In the past, regulators have often opposed such deals, but in recent years both the government and regulators have softened their stance, which is partly due to a 2020 ruling by the European Court of Justice (here) – this found that having only 3 operators still made for a competitive market. But crucially, that judgment was recently over-turned on appeal to the EU’s highest court (here) and a final conclusion has yet to be reached.
Provisional Outcome of Phase 2
Suffice to say that everybody with an interest in this sector has been waiting patiently, with bated breath, for the CMA to conclude their in-depth Phase 2 investigation of the deal, and today we finally got at least part of the answer (these are provisional findings).
Overall, the CMA broadly echoed their conclusions to Phase 1, which highlighted concerns about the lessening of competition and risk of consumers paying higher prices.

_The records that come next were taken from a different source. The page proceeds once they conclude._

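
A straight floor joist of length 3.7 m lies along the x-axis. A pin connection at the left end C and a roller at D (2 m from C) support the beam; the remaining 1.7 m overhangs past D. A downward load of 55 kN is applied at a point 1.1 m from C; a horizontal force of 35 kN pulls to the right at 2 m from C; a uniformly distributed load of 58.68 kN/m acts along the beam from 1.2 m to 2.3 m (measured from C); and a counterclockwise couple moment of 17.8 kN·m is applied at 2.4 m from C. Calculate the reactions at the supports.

Resultant of the distributed load: 58.68 × 1.1 = 64.548 kN at 1.75 m from C.
Taking moments about C: D_y·2 − 55·1.1 − (58.68·1.1)·1.75 + 17.8 = 0 → D_y = 155.659/2 = 77.8295 ≈ 77.83 kN.
ΣF_y = 0: C_y + 77.8295 − 55 − 58.68·1.1 = 0 → C_y = 41.72 kN.
ΣF_x = 0: C_x + 35 = 0 → C_x = -35.00 kN.

C_x = -35.00 kN, C_y = 41.72 kN, D_y = 77.83 kN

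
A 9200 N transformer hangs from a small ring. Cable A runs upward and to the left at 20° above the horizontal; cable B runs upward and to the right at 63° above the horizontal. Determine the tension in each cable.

T_A = 4208 N, T_B = 8710 N

ΣF_x = 0: −T_A·cos20° + T_B·cos63° = 0 → T_B = 2.06985·T_A.
ΣF_y = 0: T_A·sin20° + T_B·sin63° = 9200.
Substitute: T_A·(0.34202 + 2.06985·0.891007) = 9200 → T_A = 4208.08 ≈ 4208 N.
Then T_B = 2.06985 × 4208.08 = 8710 N.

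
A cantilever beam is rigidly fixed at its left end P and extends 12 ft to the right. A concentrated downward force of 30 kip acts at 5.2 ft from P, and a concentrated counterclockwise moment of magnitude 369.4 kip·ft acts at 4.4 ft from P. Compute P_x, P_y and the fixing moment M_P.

ΣF_x = 0: P_x = 0.
ΣF_y = 0: P_y − 30 = 0 → P_y = 30.00 kip.
ΣM about P: M_P − 30·5.2 + 369.4 = 0 → M_P = -213.4 kip·ft.

P_x = 0, P_y = 30.00 kip, M_P = -213.4 kip·ft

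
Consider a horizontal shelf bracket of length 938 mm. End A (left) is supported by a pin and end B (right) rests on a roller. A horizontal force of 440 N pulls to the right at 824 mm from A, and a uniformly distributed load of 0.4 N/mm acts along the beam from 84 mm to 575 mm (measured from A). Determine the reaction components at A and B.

A_x = -440.0 N, A_y = 127.4 N, B_y = 68.99 N

Resultant of the distributed load: 0.4 × 491 = 196.4 N at 329.5 mm from A.
Moments about A: B_y·938 − (0.4·491)·329.5 = 0 → B_y = 64713.8/938 = 68.9913 ≈ 68.99 N.
ΣF_y = 0: A_y + 68.9913 − 0.4·491 = 0 → A_y = 127.4 N.
ΣF_x = 0: A_x + 440 = 0 → A_x = -440.0 N.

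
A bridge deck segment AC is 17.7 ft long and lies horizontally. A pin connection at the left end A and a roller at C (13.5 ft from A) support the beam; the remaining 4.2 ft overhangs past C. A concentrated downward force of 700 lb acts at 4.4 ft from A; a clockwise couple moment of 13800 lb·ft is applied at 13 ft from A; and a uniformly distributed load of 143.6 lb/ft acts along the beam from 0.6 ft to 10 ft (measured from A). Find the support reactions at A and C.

Resultant of the distributed load: 143.6 × 9.4 = 1349.84 lb at 5.3 ft from A.
Moments about A: C_y·13.5 − 700·4.4 − 13800 − (143.6·9.4)·5.3 = 0 → C_y = 24034.152/13.5 = 1780.31 ≈ 1780 lb.
ΣF_y = 0: A_y + 1780.31 − 700 − 143.6·9.4 = 0 → A_y = 269.5 lb.
ΣF_x = 0: no horizontal applied forces, so A_x = 0.

A_x = 0, A_y = 269.5 lb, C_y = 1780 lb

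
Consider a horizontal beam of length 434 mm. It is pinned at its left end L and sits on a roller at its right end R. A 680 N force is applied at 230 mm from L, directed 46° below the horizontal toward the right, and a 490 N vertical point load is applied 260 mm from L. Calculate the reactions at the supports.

L_x = -472.4 N, L_y = 426.4 N, R_y = 552.8 N

Taking moments about L: R_y·434 − 680·sin46°·230 − 490·260 = 0 → R_y = 239905/434 = 552.776 ≈ 552.8 N.
ΣF_y = 0: L_y + 552.776 − 680·sin46° − 490 = 0 → L_y = 426.4 N.
ΣF_x = 0: L_x + 680·cos46° = 0 → L_x = -472.4 N.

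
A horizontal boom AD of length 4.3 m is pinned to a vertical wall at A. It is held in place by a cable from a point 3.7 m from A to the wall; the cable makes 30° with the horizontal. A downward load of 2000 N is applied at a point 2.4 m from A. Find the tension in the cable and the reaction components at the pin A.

ΣM about A: T·sin30°·3.7 − 2000·2.4 = 0 → T = 4800/(3.7·0.5) = 2594.59 ≈ 2595 N.
ΣF_x = 0: A_x − T·cos30° = 0 → A_x = 2594.59 × 0.866025 = 2247 N.
ΣF_y = 0: A_y + T·sin30° − 2000 = 0 → A_y = 2000 − 2594.59 × 0.5 = 702.7 N.

T = 2595 N, A_x = 2247 N, A_y = 702.7 N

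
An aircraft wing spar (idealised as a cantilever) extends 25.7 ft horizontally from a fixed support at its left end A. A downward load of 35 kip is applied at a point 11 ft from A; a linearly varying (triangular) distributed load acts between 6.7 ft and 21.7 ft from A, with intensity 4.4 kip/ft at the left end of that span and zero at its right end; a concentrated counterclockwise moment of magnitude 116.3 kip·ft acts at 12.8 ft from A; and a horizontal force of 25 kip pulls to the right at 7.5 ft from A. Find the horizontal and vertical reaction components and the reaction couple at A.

Resultant of the triangular load: ½ × 4.4 × 15 = 33 kip, acting at 11.7 ft from A (one-third of the span from the peak).
ΣF_x = 0: A_x + 25 = 0 → A_x = -25.00 kip.
ΣF_y = 0: A_y − 35 − ½·4.4·15 = 0 → A_y = 68.00 kip.
ΣM about A: M_A − 35·11 − (½·4.4·15)·11.7 + 116.3 = 0 → M_A = 654.8 kip·ft.

A_x = -25.00 kip, A_y = 68.00 kip, M_A = 654.8 kip·ft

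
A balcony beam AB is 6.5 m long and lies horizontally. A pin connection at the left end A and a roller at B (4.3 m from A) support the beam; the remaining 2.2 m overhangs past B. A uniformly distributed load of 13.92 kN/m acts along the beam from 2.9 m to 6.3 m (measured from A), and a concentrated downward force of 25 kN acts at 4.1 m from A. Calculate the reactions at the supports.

A_x = 0, A_y = -2.139 kN, B_y = 74.47 kN

Resultant of the distributed load: 13.92 × 3.4 = 47.328 kN at 4.6 m from A.
Moments about A: B_y·4.3 − (13.92·3.4)·4.6 − 25·4.1 = 0 → B_y = 320.2088/4.3 = 74.4672 ≈ 74.47 kN.
ΣF_y = 0: A_y + 74.4672 − 13.92·3.4 − 25 = 0 → A_y = -2.139 kN.
ΣF_x = 0: no horizontal applied forces, so A_x = 0.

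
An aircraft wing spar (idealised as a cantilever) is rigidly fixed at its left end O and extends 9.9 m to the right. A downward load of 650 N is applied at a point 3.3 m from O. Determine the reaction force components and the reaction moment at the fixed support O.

ΣF_x = 0: O_x = 0.
ΣF_y = 0: O_y − 650 = 0 → O_y = 650.0 N.
ΣM about O: M_O − 650·3.3 = 0 → M_O = 2145 N·m.

O_x = 0, O_y = 650.0 N, M_O = 2145 N·m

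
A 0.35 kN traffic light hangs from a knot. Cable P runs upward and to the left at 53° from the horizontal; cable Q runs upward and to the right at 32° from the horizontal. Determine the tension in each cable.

T_P = 0.2980 kN, T_Q = 0.2114 kN

ΣF_x = 0: −T_P·cos53° + T_Q·cos32° = 0 → T_Q = 0.709647·T_P.
ΣF_y = 0: T_P·sin53° + T_Q·sin32° = 0.35.
Substitute: T_P·(0.798636 + 0.709647·0.529919) = 0.35 → T_P = 0.297951 ≈ 0.2980 kN.
Then T_Q = 0.709647 × 0.297951 = 0.2114 kN.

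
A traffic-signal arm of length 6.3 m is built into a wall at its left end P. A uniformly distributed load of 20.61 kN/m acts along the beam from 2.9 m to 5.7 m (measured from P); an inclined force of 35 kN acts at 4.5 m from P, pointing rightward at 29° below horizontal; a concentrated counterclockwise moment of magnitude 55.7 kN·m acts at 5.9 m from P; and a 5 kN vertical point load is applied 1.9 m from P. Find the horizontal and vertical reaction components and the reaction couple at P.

P_x = -30.61 kN, P_y = 79.68 kN, M_P = 278.3 kN·m

Resultant of the distributed load: 20.61 × 2.8 = 57.708 kN at 4.3 m from P.
ΣF_x = 0: P_x + 35·cos29° = 0 → P_x = -30.61 kN.
ΣF_y = 0: P_y − 20.61·2.8 − 35·sin29° − 5 = 0 → P_y = 79.68 kN.
ΣM about P: M_P − (20.61·2.8)·4.3 − 35·sin29°·4.5 + 55.7 − 5·1.9 = 0 → M_P = 278.3 kN·m.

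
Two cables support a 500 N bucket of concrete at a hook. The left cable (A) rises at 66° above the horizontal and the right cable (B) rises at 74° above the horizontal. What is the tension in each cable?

T_A = 214.4 N, T_B = 316.4 N

ΣF_x = 0: −T_A·cos66° + T_B·cos74° = 0 → T_B = 1.47562·T_A.
ΣF_y = 0: T_A·sin66° + T_B·sin74° = 500.
Substitute: T_A·(0.913545 + 1.47562·0.961262) = 500 → T_A = 214.408 ≈ 214.4 N.
Then T_B = 1.47562 × 214.408 = 316.4 N.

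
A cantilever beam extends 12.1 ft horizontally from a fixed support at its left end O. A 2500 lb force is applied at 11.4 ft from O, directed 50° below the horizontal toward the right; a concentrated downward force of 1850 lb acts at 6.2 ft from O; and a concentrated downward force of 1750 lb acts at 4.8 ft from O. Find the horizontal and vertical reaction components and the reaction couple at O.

O_x = -1607 lb, O_y = 5515 lb, M_O = 41700 lb·ft

ΣF_x = 0: O_x + 2500·cos50° = 0 → O_x = -1607 lb.
ΣF_y = 0: O_y − 2500·sin50° − 1850 − 1750 = 0 → O_y = 5515 lb.
ΣM about O: M_O − 2500·sin50°·11.4 − 1850·6.2 − 1750·4.8 = 0 → M_O = 41700 lb·ft.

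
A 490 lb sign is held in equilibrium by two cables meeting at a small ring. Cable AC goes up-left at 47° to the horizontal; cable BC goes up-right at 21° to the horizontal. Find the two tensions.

T_AC = 493.4 lb, T_BC = 360.4 lb

ΣF_x = 0: −T_AC·cos47° + T_BC·cos21° = 0 → T_BC = 0.730519·T_AC.
ΣF_y = 0: T_AC·sin47° + T_BC·sin21° = 490.
Substitute: T_AC·(0.731354 + 0.730519·0.358368) = 490 → T_AC = 493.38 ≈ 493.4 lb.
Then T_BC = 0.730519 × 493.38 = 360.4 lb.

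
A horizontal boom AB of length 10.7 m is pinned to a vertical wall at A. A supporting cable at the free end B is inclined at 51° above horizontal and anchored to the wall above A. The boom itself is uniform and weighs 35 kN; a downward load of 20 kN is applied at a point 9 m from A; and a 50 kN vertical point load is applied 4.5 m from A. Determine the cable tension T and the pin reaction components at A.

T = 71.22 kN, A_x = 44.82 kN, A_y = 49.65 kN

ΣM about A: T·sin51°·10.7 − 35·5.35 − 20·9 − 50·4.5 = 0 → T = 592.25/(10.7·0.777146) = 71.2227 ≈ 71.22 kN.
ΣF_x = 0: A_x − T·cos51° = 0 → A_x = 71.2227 × 0.62932 = 44.82 kN.
ΣF_y = 0: A_y + T·sin51° − 35 − 20 − 50 = 0 → A_y = 105 − 71.2227 × 0.777146 = 49.65 kN.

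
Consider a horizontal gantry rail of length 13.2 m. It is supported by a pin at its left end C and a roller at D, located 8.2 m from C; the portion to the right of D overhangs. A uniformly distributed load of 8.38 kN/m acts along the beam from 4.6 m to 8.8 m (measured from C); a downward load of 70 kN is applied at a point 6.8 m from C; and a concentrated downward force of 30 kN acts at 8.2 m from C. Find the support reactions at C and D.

Resultant of the distributed load: 8.38 × 4.2 = 35.196 kN at 6.7 m from C.
ΣM about C: D_y·8.2 − (8.38·4.2)·6.7 − 70·6.8 − 30·8.2 = 0 → D_y = 957.8132/8.2 = 116.806 ≈ 116.8 kN.
ΣF_y = 0: C_y + 116.806 − 8.38·4.2 − 70 − 30 = 0 → C_y = 18.39 kN.
ΣF_x = 0: no horizontal applied forces, so C_x = 0.

C_x = 0, C_y = 18.39 kN, D_y = 116.8 kN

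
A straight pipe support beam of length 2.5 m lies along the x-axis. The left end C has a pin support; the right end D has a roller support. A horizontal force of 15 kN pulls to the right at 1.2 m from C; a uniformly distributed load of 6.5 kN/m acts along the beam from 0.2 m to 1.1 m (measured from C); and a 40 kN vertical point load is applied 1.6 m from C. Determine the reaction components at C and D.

C_x = -15.00 kN, C_y = 18.73 kN, D_y = 27.12 kN

Resultant of the distributed load: 6.5 × 0.9 = 5.85 kN at 0.65 m from C.
ΣM about C: D_y·2.5 − (6.5·0.9)·0.65 − 40·1.6 = 0 → D_y = 67.8025/2.5 = 27.121 ≈ 27.12 kN.
ΣF_y = 0: C_y + 27.121 − 6.5·0.9 − 40 = 0 → C_y = 18.73 kN.
ΣF_x = 0: C_x + 15 = 0 → C_x = -15.00 kN.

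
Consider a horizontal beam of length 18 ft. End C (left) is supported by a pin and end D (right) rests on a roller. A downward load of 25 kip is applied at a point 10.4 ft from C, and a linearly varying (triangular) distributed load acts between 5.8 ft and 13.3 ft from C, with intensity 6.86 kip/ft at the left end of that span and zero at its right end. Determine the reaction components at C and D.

C_x = 0, C_y = 24.42 kip, D_y = 26.31 kip

Resultant of the triangular load: ½ × 6.86 × 7.5 = 25.725 kip, acting at 8.3 ft from C (one-third of the span from the peak).
Moments about C: D_y·18 − 25·10.4 − (½·6.86·7.5)·8.3 = 0 → D_y = 473.5175/18 = 26.3065 ≈ 26.31 kip.
ΣF_y = 0: C_y + 26.3065 − 25 − ½·6.86·7.5 = 0 → C_y = 24.42 kip.
ΣF_x = 0: no horizontal applied forces, so C_x = 0.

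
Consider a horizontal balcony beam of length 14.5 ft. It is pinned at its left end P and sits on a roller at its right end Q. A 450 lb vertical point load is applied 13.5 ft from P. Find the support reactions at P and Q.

P_x = 0, P_y = 31.03 lb, Q_y = 419.0 lb

Moments about P: Q_y·14.5 − 450·13.5 = 0 → Q_y = 6075/14.5 = 418.966 ≈ 419.0 lb.
ΣF_y = 0: P_y + 418.966 − 450 = 0 → P_y = 31.03 lb.
ΣF_x = 0: no horizontal applied forces, so P_x = 0.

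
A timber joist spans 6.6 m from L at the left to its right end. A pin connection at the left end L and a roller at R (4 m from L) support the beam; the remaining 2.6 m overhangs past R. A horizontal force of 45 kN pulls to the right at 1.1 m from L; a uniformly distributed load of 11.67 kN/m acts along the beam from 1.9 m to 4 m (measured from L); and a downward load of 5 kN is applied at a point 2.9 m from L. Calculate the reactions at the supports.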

But they also acknowledged that integrating the Vodafone and Three UK networks could “improve the quality of mobile networks and bring forward the deployment of next generation 5G networks and services“.
However, the regulator similarly still “considers that these claims are overstated, and that the merged firm would not necessarily have the incentive to follow through on its proposed investment programme after the merger“. In short, the CMA has provisionally concluded that the “merger would lead to a substantial lessening of competition in the UK” – in both retail and wholesale mobile markets.
Stuart McIntosh, Chair of the Inquiry Group, said:
“We’ve taken a thorough, considered approach to investigating this merger, weighing up the investment the companies say they will make in enhancing network quality and boosting 5G connectivity against the significant costs to customers and rival virtual networks.
We will now consider how Vodafone and Three might address our concerns about the likely impact of the merger on retail and wholesale customers while securing the potential longer-term benefits of the merger, including by guaranteeing future network investments.”
The outcome was perhaps expected, since you can’t shrink the number of primary network operators from 4 to 3 without raising difficult competition concerns, but the attention will now switch to consulting on these findings and “potential solutions” to its competition concerns.
Several potential solutions have today also been set out in the CMA’s remedies notice. These include legally binding investment commitments overseen by Ofcom, and measures to protect both retail customers and customers in the wholesale market. But the CMA said it would “retain the option to prohibit the merger should it conclude that other remedy options will not address its competition concerns effectively“.
The desired approach seems to be one of a “partial divestiture remedy“, requiring the divestiture of or access to certain mobile network assets and radio spectrum (from either Vodafone or Three) in the UK. The aim of this remedy would be to enhance the competitive capability of an existing MVNO (i.e. virtual operators like iD Mobile etc.) or provide sufficient assets to enable a new provider to enter the market as an MNO and compete across all parameters of competition including network quality. Such a remedy “would likely also require a national roaming agreement” and ongoing support from the Merged Entity at a minimum.
The bar being set by the CMA today is high, particularly in terms of expecting Three UK and Vodafone to make their network coverage commitments legally binding, but these are by no means insurmountable obstacles. Likewise, it was widely expected that the merged company might have to divest some of their spectrum ownership to rivals to avoid holding a dominant position.